The judges appeared shocked at what had gone on.

But just how many other closely fought election battles would stand up to such scrutiny in the courts? The implications of this case for election campaigning could be wide-ranging.

He said it was "settled law" that the decisions of High Court judges sitting in their capacity as High Court judges "cannot be subject of applications for judicial review".

But he said Mr Woolas could apply to the Court of Appeal.

However a source close to Phil Woolas' legal team told the BBC his lawyers would renew their application for a judicial review and were seeking an oral hearing in front of a High Court judge in which to argue a review should take place.

The BBC's North West Political Editor Arif Ansari said that Mr Woolas would have to fund any appeal out of his own pocket after he was suspended by the Labour Party following Friday's judgement.

Deputy Labour leader Harriet Harman has suggested that even if he won an appeal he would not have a future in the party.

"Whatever happens in an appeal... it won't change the facts that were found by the election court, which was that he said things that were untrue knowing it. It is not part of Labour's politics for somebody to be telling lies to get themselves elected," she said on Sunday.

'Dangerous precedent'

Labour MP Graham Stringer told BBC Radio Manchester that the decision to order a re-run of the constituency's election set a "dangerous precedent".

He said that there were many "grey areas" and during the heat of election campaigns it was easy "to go over the top".

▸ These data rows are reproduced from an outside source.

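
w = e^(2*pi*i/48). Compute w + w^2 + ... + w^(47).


With w = e^(2*pi*i/48), all 48 of the 48th roots of unity w^0 = 1, w, ..., w^(47) sum to 0: 1 + w + ... + w^(47) = (1 - w^48)/(1 - w) = 0 since w^48 = 1, w ≠ 1.
Removing the root 1: w + w^2 + ... + w^(47) = 0 - 1 = -1

Sum = -1


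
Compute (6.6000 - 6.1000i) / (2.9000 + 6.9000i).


Conjugate of z2 = 2.9000 - 6.9000i
Numerator: (6.6000 - 6.1000i)(2.9000 - 6.9000i) = -22.9500 - 63.2300i
Denominator: 2.9^2 + 6.9^2 = 56.02
Result = (-22.9500 - 63.2300i)/56.02

-0.4097 - 1.1287i


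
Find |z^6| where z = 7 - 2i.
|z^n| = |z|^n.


|z| = sqrt(49+4) = sqrt(53) = 7.2801
|z^6| = |z|^6 = (sqrt(53))^6 = 53^3 = 148877

|z^6| = 148877


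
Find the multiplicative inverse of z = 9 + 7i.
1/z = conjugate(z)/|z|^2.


|z|^2 = 81+49 = 130
1/z = (9 - 7i)/130

1/z = 0.0692 - 0.0538i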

He added that Mr Woolas had done one of the most difficult jobs, as immigration minister, during the Labour government and he would have preferred a more "rounded statement" from Labour rather than just "hanging him out to dry".

The case against Mr Woolas was brought under Section 106 of the Representation of the People Act.

This makes it an offence to publish "any false statement of fact in relation to the candidate's personal character or conduct" to prevent them being elected - unless they believed it was true and had "reasonable grounds" to do so.

Mr Woolas served as immigration minister for nearly two years after becoming an MP in 1997.